Maintenant, il faudra regarder derrière le texte,
dans les décrets, dans les petits comptes,
dans les variantes, les conditions,
les alinéas, le diable est dans les détails.
Maintenant que les principes sont arrachés,
qui viendra relever les micro-décisions,
qui sarkoIseront le vote,
qui le transformeront en abus,
qui m'indigneront, comme souvent.
Certains disent que l'opposition fait de l'anti-sarkozysme primaire,
mais c'est faux,
si les décisions étaient justes, dignes,
respectueuses des droits de l'homme,
protectrices de la veuve et de l'orphelin,
je ne m'y opposerais pas.
Mais est-ce ma faute, si,
depuis que ce Président a été élu,
je n'ai pu me raccrocher à aucune "bonne" décision.
Tout me lève le coeur,
chaque réforme représente pour moi un abus,
je suis entrée en opposition
parce que fondamentalement,
JE NE SUIS D'ACCORD AVEC RIEN DE CE QUI EST FAIT
EN MON NOM, AU NOM DE LA FRANCE.
Parler de cette réforme constitutionnelle
comme d'une victoire de la démocratie,
alors que la seule idée de voir un Président
présenter sa politique devant le Parlement,
sans que celui-ci soit responsable devant l'assemblée,
est déjà un détail de trop,
et que tout le reste est à l'avenant :
le faux référendum citoyen,
qui peut être annulé par un vote de l'Assemblée,
comment peut-on vouloir ça,
des citoyens qui demandent un référendum et
les élus du peuple qui le leur interdisent ?

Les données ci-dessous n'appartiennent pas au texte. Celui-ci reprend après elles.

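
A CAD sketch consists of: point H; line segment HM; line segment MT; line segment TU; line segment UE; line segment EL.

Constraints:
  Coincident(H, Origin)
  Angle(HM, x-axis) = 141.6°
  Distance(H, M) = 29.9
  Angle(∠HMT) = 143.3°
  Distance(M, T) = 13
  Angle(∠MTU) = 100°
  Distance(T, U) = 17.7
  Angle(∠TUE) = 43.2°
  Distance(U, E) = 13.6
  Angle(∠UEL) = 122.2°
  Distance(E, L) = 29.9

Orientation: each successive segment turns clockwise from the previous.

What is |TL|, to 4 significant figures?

21.22

H is at the origin; HM runs at 141.6° with length 29.9, so M = (-23.43, 18.57). ∠HMT = 143.3° gives MT at 104.9° from the x-axis; with |MT| = 13.0, T = (-26.78, 31.14). ∠MTU = 100.0° gives TU at 24.90° from the x-axis; with |TU| = 17.7, U = (-10.72, 38.59). ∠TUE = 43.2° gives UE at -111.9° from the x-axis; with |UE| = 13.6, E = (-15.79, 25.97). ∠UEL = 122.2° gives EL at -169.7° from the x-axis; with |EL| = 29.9, L = (-45.21, 20.62). Then |TL| = |L − T| = 21.22.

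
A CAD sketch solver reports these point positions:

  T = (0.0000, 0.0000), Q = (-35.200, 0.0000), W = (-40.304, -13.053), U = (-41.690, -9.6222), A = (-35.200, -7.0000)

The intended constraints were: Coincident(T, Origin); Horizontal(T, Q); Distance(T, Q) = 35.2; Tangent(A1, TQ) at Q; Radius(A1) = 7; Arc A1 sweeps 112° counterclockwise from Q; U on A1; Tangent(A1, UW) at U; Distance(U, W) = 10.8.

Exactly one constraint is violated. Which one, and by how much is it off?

Distance(U, W) = 10.8 — off by 7.10.

T = (0.00, 0.00) ✓; T.y = 0.00, Q.y = 0.00 ✓; |TQ| = 35.20 ✓; ∠(AQ, QT) = 90.00° ✓; |AQ| = 7.000 ✓; bearing(A→U) − bearing(A→Q) = 112.0° ✓; |AU| = 7.000 ✓; ∠(AU, UW) = 90.00° ✓; |UW| = 3.700 ✗.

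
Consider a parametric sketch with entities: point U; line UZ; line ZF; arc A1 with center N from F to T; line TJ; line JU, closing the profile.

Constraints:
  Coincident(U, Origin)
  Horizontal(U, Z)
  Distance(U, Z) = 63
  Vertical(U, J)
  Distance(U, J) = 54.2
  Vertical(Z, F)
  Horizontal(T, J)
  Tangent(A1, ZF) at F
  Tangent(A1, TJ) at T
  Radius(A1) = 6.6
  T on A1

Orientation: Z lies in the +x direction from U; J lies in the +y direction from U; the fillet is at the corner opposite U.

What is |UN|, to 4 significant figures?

73.80

U and J share the same x with |UJ| = 54.2 and J on the +y side, so J = (0.000, 54.20). The virtual corner opposite U is at (63.00, 54.20). A1 meets ZF tangentially, so NF is at right angles to ZF and the tangent condition forces NT to be normal to TJ, with radius 6.6, so the center N sits 6.6 in from both sides at N = (56.40, 47.60). Then |UN| = |N − U| = 73.80.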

La multiplication des commissions, pour mieux régner ?,
et la fonction de contrôle,
quand on ne met pas de clause d'obligation de présence,
et qu'on n'interdit pas le cumul des mandats ?
Le prétendu contre-pouvoir au parlement,
quand on sait que le Sénat est toujours à droite,
et que se prépare une révision de la cartographie des circonscriptions
pour produire une Assemblée nationale allant dans le même sens ?
Et tout à l'avenant.
Ce gouvernement organise la perte de la gauche pour les trente prochaines années,
avec une obstination détestable.
Il nous faudra bien davantage
que des hésitations, que la pusillanimité,
que la vanité des vaniteux socialistes
pour y faire face.
Il nous faut la même féroce intention de battre,
la même opiniâtreté à défaire le mur de haute sécurité
que cette droite dresse devant le peuple.